Differences between Botox and Xeomin
Contents
Botox vs. Xeomin[edit]
Botox (onabotulinumtoxinA) and Xeomin (incobotulinumtoxinA) are injectable neuromodulators derived from the bacterium Clostridium botulinum. Both medications function by inhibiting the release of acetylcholine at the neuromuscular junction, which causes temporary muscle relaxation. Clinicians use these agents for aesthetic treatments, such as the reduction of glabellar lines, and therapeutic indications, including cervical dystonia and chronic migraine. While the active neurotoxin in both products is botulinum toxin type A, they differ in molecular composition, manufacturing processes, and storage requirements.[1]
Comparison table[edit]
| Category | Botox | Xeomin |
|---|---|---|
| Generic name | OnabotulinumtoxinA | IncobotulinumtoxinA |
| Manufacturer | Allergan (AbbVie) | Merz Pharmaceuticals |
| Accessory proteins | Included (900 kDa complex) | Removed (150 kDa "naked" toxin) |
| FDA cosmetic approval | 2002 | 2011 |
| Storage (unopened) | Refrigerated (2°C to 8°C) | Room temperature (up to 25°C) |
| Shelf life | 36 months (refrigerated) | 36 months (room temperature) |
| Onset of action | 3 to 7 days | 3 to 7 days |
| Typical duration | 3 to 4 months | 3 to 4 months |
Protein composition and purification[edit]
The primary structural difference between the two products is the presence of complexing proteins. Botox contains the 150 kDa botulinum toxin molecule surrounded by accessory proteins, resulting in a total molecular weight of approximately 900 kDa. Xeomin undergoes a purification process that removes these accessory proteins, leaving only the active 150 kDa neurotoxin. Merz Pharmaceuticals refers to this as a "naked" neurotoxin.[2]
The absence of complexing proteins may influence immunogenicity. Some clinical data suggests that the purification of Xeomin reduces the risk of a patient developing neutralizing antibodies. These antibodies can render botulinum treatments less effective or cause complete treatment resistance over time. However, the clinical significance of this difference remains a subject of ongoing research, as antibody formation is relatively rare for both products when used at standard cosmetic doses.[3]
Storage and stability[edit]
Storage protocols differ significantly due to the molecular stability of the formulations. Botox must be kept refrigerated or frozen from the point of manufacture until it is reconstituted for use. Deviations from the "cold chain" can lead to a loss of potency. Xeomin is stable at room temperature (up to 25°C or 77°F) for up to three years before the vial is opened. This stability simplifies shipping logistics and reduces the risk of product degradation in clinical settings where refrigeration may be inconsistent. After reconstitution with preservative-free saline, both medications typically require refrigeration and should be administered within 24 hours.

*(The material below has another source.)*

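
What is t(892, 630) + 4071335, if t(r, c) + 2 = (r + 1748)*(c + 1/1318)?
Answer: 3779058567/659 ≈ 5.7345e+6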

Clinical efficacy and dosing[edit]
Most clinical trials indicate a 1:1 dose conversion ratio between Botox and Xeomin. Patients receiving 20 units of Botox for frown lines generally require 20 units of Xeomin to achieve equivalent muscle relaxation. Studies comparing the two products for the treatment of blepharospasm and glabellar lines have shown no statistically significant difference in the speed of onset or the duration of effect. Most patients observe the start of muscle weakening within one week, with peak results occurring at 14 days and lasting between three and four months.
References[edit]
- ↑ Dressler, D. (2012). "Five years' experience with incobotulinumtoxinA (Xeomin): the first protein-free botulinum toxin type A preparation." Neuropsychiatric Disease and Treatment, 8, 113–118.
- ↑ Kerscher, M., et al. (2012). "Incipient antibody formation to onabotulinumtoxinA and incobotulinumtoxinA." Dermatologic Surgery, 38(7 Pt 2), 1181-1188.
- ↑ Park, J. Y., et al. (2020). "Immunogenicity associated with botulinum toxin treatment." Toxins, 12(1), 32.